A family of three squeezes onto a motorbike for their daily commute, the mother riding without a helmet and sidesaddle in the traditional Indian way — except that she has a Hermès Birkin bag (usually more than $10,000, if you can find one) prominently displayed on her wrist.
Elsewhere, a toothless barefoot man holds a Burberry umbrella (about $200).
Welcome to the new India — at least as Vogue sees it.
Vogue India's August issue presented a 16-page vision of supple handbags, bejeweled clutches and status-symbol umbrellas, modeled not by runway stars or the wealthiest fraction of Indian society who can actually afford these accessories, but by average Indian people.

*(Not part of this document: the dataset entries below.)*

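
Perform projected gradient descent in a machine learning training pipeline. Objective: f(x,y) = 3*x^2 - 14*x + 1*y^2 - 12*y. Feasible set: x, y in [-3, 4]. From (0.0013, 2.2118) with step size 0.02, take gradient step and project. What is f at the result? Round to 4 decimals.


Step 1: Compute gradient at (0.0013, 2.2118).
grad_x = 2*3*0.0013 - 14 = -13.9922
grad_y = 2*1*2.2118 - 12 = -7.5764
Step 2: Gradient step.
x_raw = 0.0013 - 0.02*-13.9922 = 0.2811
y_raw = 2.2118 - 0.02*-7.5764 = 2.3633
Step 3: Project onto [-3, 4].
x_proj = clip(0.2811) = 0.2811
y_proj = clip(2.3633) = 2.3633
Step 4: Evaluate f.
f(0.2811, 2.3633) = -26.4735


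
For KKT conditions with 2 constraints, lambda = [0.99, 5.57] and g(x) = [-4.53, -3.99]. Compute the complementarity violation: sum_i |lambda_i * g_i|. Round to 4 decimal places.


KKT complementary slackness check:
lambda_1 * g_1 = 0.99 * -4.53 = -4.4847
lambda_2 * g_2 = 5.57 * -3.99 = -22.2243
Total violation = 4.4847 + 22.2243 = 26.709


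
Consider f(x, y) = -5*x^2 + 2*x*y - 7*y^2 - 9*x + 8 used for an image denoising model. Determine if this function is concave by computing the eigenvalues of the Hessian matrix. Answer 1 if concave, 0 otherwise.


The Hessian of f(x,y) = -5*x^2 + 2*x*y - 7*y^2 - 9*x + 8 is:
H = [[-10, 2], [2, -14]]
Trace = -10 - 14 = -24
Determinant = -10*-14 - (2)^2 = 136
Discriminant = (-24)^2 - 4*136 = 32.0
Eigenvalues: lambda_1 = -14.8284, lambda_2 = -9.1716
The function is concave.

1


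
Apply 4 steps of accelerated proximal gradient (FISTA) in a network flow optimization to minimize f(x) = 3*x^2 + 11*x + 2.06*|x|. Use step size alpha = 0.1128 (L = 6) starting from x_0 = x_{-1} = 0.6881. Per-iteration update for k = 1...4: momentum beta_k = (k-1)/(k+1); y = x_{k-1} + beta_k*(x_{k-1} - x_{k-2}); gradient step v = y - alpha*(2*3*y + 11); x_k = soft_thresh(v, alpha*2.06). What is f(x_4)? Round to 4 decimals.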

Perhaps not surprisingly, not everyone in India was amused.
Mmm. Imagine a restaurant chain doing a photo spread about the starving of the world eating their steak-with-barely-bruised-gooseberries, not to feed the poor but to sell the food to the wealthy. I can see why some might not be amused when the people in the photos are never going to be able to afford the advertised products. Besides, I doubt that the poor fashion models were allowed to keep that expensive bib or that Burberry umbrella, though I may be wrong.
But take a step deeper: Is all this super-consumption perfectly OK if the photos don't show any of the poor who can't afford the products? I'm entering into the ouch-territory here and should probably not go any further lest this post becomes a long treatise on global capitalism and the like.
Instead, I will note that fashion photo shoots have a long tradition of using "exotic" poor people as a colorful and artistic background for the pictures. The emotions that evokes are every bit as difficult and unpleasant as the ones discussed in the New York Times piece. Or have been for me at least.